Muhalif medyadan bile mesela, İsmail Saymaz’ın Uğur Dündar televizyonculuğuna rahmet okutacak garip tavırlarına tepki geliyor.
Eskinin fırın basanları, şimdilerde mülteci çadırı basıyor…
Asıl dikkate değer olanı, artık bu 90’lar medya taktiklerini, seyircinin yutmuyor olması.
Açın sosyal medyaya yorumlara bakın.
Ya da reytinglere.
Savaş gibi kritik dönemlerde halk gerçek bilgi almak ister.
Özellikle bizim haber kanallarıysa, çürüyen insan kaliteleriyle, yine nal topluyor.
Türk halkı, dünya siyasetini kökünden değiştiren bir olayı, skandallar perdesinin arasından anlamaya çalışıyor.
Eline sopayı alıp, harita, din, siyaset, diplomasi, sağlık fark etmeksizin, her şeyi yorumlayan, her şeyologlar (ne demek istediğimi siz anladınız) ekranları istila etmiş durumda.

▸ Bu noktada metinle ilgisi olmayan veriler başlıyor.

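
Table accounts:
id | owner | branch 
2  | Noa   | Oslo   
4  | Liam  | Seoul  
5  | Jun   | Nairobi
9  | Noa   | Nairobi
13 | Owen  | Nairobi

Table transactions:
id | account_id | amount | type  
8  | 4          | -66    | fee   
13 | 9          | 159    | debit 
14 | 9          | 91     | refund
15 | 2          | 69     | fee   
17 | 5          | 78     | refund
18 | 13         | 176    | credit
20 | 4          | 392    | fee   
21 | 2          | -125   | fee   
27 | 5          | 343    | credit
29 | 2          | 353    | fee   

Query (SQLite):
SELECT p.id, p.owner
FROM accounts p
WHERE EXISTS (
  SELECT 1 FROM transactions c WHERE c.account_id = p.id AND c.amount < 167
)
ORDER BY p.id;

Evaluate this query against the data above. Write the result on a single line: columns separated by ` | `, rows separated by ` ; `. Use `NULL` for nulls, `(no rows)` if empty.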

Hükümete yakın isimler bile artık bu durumdan yakınıyor!
Peki ya işini hakkıyla yapan, gösterişe paye vermeyen, kendini bombaların önüne atıp halkı bilgilendirmeye çalışan muhabirlerimiz?
Onlar da mı konuşulmak için saçmalasın?
Rezillik çıkarsın?
Bol bol selfie çekilsin?
Emekçi muhabirlere seslenmek istiyorum:
İşiniz kutsal ve her şeyden önce emeğiniz kutsal.
Siz ne yapın edin bunlara uymayın.
Elbet bir gün gerçek gazetecilik kazanır.
EBRU BAKİ BU KEZ KİMİ YİYECEK?
Sıkkın mı sıkkın…
Bezgin mi bezgin…
Sanki birisi kafasına silah dayamış…
Zorla ekrana çıkarmış…
Habertürk spikeri Ebru Baki’ye sesleniyorum:
Tehditle ekrana çıkarılıyorsan, ekranda üç kere göz kırp.
Böylece tüm Türkiye olarak derdini anlarız!
Diyeceksiniz ki bre deli Keskin, şimdi neden sataştın…
Sataştım çünkü geliyor gelmekte olan sırdaşlar.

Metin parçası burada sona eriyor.